Le Théâtre 13 accueille jusqu’au 15 mars La Grande Ourse, d’Alice Sarfati.
La Grande Ourse dont il est ici question, c’est la constellation que l’on peut contempler les soirs de pleine lune dans la nuit étoilée. C’est aussi cette nébuleuse de proches, parents et frères et sœurs, qui règnent sur nos vies comme les astres selon les croyances anciennes. C’est, enfin, le caractère volontiers prédateur de ces personnes que nous fréquentons tous les jours.

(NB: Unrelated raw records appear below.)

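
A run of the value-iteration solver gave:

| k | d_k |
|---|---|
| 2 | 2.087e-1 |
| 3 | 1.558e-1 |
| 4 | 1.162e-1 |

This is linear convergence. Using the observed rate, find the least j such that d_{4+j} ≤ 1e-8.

Rate ρ ≈ d_4/d_3 = 1.162e-1/1.558e-1 = 0.7458.
After j more steps, d_{4+j} ≈ 1.162e-1·ρ^j; need ρ^j ≤ 1e-8/1.162e-1 = 8.60585e-08.
j ≥ ln(8.60585e-08)/ln(0.7458) = -16.2682/-0.29330 = 55.466.
So 56 more iterations are needed.

56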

En fait de constellations, c’est le dispositif de soin des constellations familiales qui a intéressé Alice Sarfati. Des personnes qui ne se connaissent pas se retrouvent pour une thérapie de groupe, où chacun·e est appelé·e à représenter les proches des autres participant·es. Ce qui a frappé la metteuse en scène, quand elle a assisté à l’une de ces constellations, c’est la théâtralité d’un tel phénomène, où chacun·e joue le rôle d’un·e autre.

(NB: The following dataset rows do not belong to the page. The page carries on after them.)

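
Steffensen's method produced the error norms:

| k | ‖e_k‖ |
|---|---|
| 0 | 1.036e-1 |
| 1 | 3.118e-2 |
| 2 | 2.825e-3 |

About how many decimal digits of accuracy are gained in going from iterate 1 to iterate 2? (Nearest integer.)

1

Digits gained ≈ log₁₀(‖e_1‖/‖e_2‖) = log₁₀(3.118e-2/2.825e-3) = log₁₀(11.0372) ≈ 1.043.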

Cette théâtralité guide en effet la dramaturgie et la mise en scène de La Grande Ourse. Le spectacle commence par les retrouvailles entre deux participant·es de l’une de ces constellations et l’arrivée de deux nouveaux·lles. Le thérapeute, aux faux airs de Knock, estime visiblement que retenir les prénoms de ses patient·es n’est pas de son niveau : iels s’appelleront Pull vert, Fichu ou Débardeur.
L’une des réussites du spectacle repose ainsi sur la création de personnalités fortement dessinées, entre des personnages qui occupent à l’excès l’espace et d’autres qui restent en retrait. Peut-être trop en retrait, à l’instar de Blue-jean/Jeanne, dont la révolte modifiera le cours du spectacle.

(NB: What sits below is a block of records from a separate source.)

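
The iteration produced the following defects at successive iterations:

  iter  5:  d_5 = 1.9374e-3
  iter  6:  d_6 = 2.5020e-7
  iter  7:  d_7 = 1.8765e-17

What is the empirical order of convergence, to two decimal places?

p ≈ ln(d_7/d_6) / ln(d_6/d_5)
  = ln(1.8765e-17/2.5020e-7) / ln(2.5020e-7/1.9374e-3)
  = ln(7.5e-11) / ln(0.000129142)
  = -23.31353 / -8.95460 ≈ 2.60353

2.60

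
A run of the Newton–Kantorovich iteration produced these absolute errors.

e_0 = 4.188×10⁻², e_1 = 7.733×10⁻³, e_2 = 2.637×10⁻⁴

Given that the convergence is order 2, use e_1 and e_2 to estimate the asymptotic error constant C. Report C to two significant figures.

C ≈ e_2 / e_1^2
  = 2.637×10⁻⁴ / (7.733×10⁻³)^2
  = 2.637×10⁻⁴ / 5.97993e-05 ≈ 4.4098

4.4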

Et c’est là que la pièce prend toute son épaisseur. Après le comique de caractère, efficace, mais facile, viennent les tentatives effrénées de Jeanne de comprendre d’où vient son mal-être. Alors les autres, inlassablement, jouent et rejouent ses proches, comme on répète une pièce de théâtre. Toutefois, quelque chose d’autre que les sempiternelles interrogations sur la théâtralité se manifeste ici : ces reconstitutions entrent en résonance avec des schèmes intimes et universels et prennent ainsi le public dans tout son corps. Si l’on déplore une fin – que nous ne révèlerons pas ici – peut-être un peu convenue, La Grande Ourse présente des moments d’une grande force.
Grande Ourse, Alice Sarfati, au Théâtre 13 jusqu’au 14 mars.